We identified inhibitors of MHC class II expression, specifically one that down-regulated gamma-interferon mediated increase in MHC class II expression. The exact molecular mechanism is as yet unknown, this approach may be of interest for controlling autoimmune responses that are mediated and maintained by MHC class II expression, such as multiple sclerosis and colitis. The current hits have the advantage of not affecting normal MHC class II expression, making side effects less likely.

Partners previously identified the host kinase Akt1 as key in determining the fate of intracellular bacteria. In this project inhibitors of Akt1 with increased potency and specificity were developed. These Akt1 inhibitors could have application in the control of bacterial infections but are also important in oncology where Akt1 is often activated by other factors. A spin-off of this was the identification of another kinase not only essential in the normal activation and proliferation of myeloid cells but also often upregulated in some leukemias. Compounds were identified that interfere with kinase activity and cell proliferation. Some of these activities will be take forward in Spin-out companies.
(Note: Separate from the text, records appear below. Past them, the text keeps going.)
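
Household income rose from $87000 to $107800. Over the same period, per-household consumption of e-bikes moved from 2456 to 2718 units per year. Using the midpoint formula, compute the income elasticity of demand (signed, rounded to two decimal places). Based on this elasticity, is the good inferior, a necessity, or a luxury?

0.47; necessity

%ΔQ = (2718 − 2456)/[( 2456 + 2718)/2] = 262/2587 = 0.101275…
%ΔIncome = (107800 − 87000)/[( 87000 + 107800)/2] = 20800/97400 = 0.213552…
E_income = (262/2587) / (20800/97400) = 0.4742…
0 < E_income < 1 ⇒ normal good, necessity.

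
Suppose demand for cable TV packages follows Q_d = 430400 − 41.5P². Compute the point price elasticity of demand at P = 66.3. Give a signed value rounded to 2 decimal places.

-1.47

dQ_d/dP = −2·41.5·P = -5502.9. At P = 66.3, Q_d = 247978.865.
Ed = (dQ_d/dP)·(P/Q_d) = (-5502.9) × (66.3/247978.865) = -1.4712…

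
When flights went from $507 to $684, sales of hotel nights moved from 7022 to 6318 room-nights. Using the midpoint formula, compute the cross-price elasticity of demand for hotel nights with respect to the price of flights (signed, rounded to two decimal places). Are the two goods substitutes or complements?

-0.36; complements

%ΔQ_{hotel nights} = (6318 − 7022)/avg = -704/6670 = -0.105547…
%ΔP_{flights} = (684 − 507)/avg = 177/595.5 = 0.297229…
E_cross = (-704/6670) / (177/595.5) = -0.3551…
E_cross < 0 ⇒ the goods are complements.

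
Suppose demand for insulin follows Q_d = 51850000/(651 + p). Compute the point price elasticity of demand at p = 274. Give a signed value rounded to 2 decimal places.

-0.30

dQ_d/dp = −51850000/(651 + p)² = -60.599. At p = 274, Q_d = 56054.1.
Ed = (dQ_d/dp)·(p/Q_d) = (-60.599) × (274/56054.1) = -0.2962…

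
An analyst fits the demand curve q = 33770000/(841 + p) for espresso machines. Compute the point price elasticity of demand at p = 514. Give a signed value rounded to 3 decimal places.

dq/dp = −33770000/(841 + p)² = -18.393. At p = 514, q = 24922.5.
Ed = (dq/dp)·(p/q) = (-18.393) × (514/24922.5) = -0.37933…

-0.379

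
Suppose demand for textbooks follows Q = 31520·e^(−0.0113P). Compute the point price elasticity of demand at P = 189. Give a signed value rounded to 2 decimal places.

dQ/dP = −0.0113·Q = -42.0864. At P = 189, Q = 3724.46.
Ed = (dQ/dP)·(P/Q) = (-42.0864) × (189/3724.46) = -2.1357

-2.14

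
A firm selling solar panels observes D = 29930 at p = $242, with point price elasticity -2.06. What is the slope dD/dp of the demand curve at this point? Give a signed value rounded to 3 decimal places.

-254.776

Ed = (dD/dp)·(p/D) ⇒ dD/dp = Ed·D/p = (-2.06)·29930/242 = -254.77603…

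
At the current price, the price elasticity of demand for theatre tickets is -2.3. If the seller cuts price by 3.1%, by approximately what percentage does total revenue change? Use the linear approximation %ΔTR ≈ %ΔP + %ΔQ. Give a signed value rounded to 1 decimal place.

%ΔQ ≈ Ed × %ΔP = (-2.3) × (-3.1%) = +7.1300%
%ΔTR ≈ %ΔP + %ΔQ = (-3.1%) + (+7.1300%) = +4.0300%

+4.0%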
Significant advances were also made in data analysis tools that have application in other areas of systems biology, where disparate types of date need to be integrated and interrogated together to leverage the maximum output.

The project has resulted in 14 publications so far, with several more in preparation. These cover all aspects of the project, and it is anticipated that some will have significant impact in their respective fields. The systems biology methods are applicable to a broad range of biomedical fields. We have used open access publishing where possible to maximize the availability of our findings to interested researchers.

We identified 31 dissemination activities involving over 2,000 people at which various aspects of the work were presented to national and international audiences of scientists and the general public.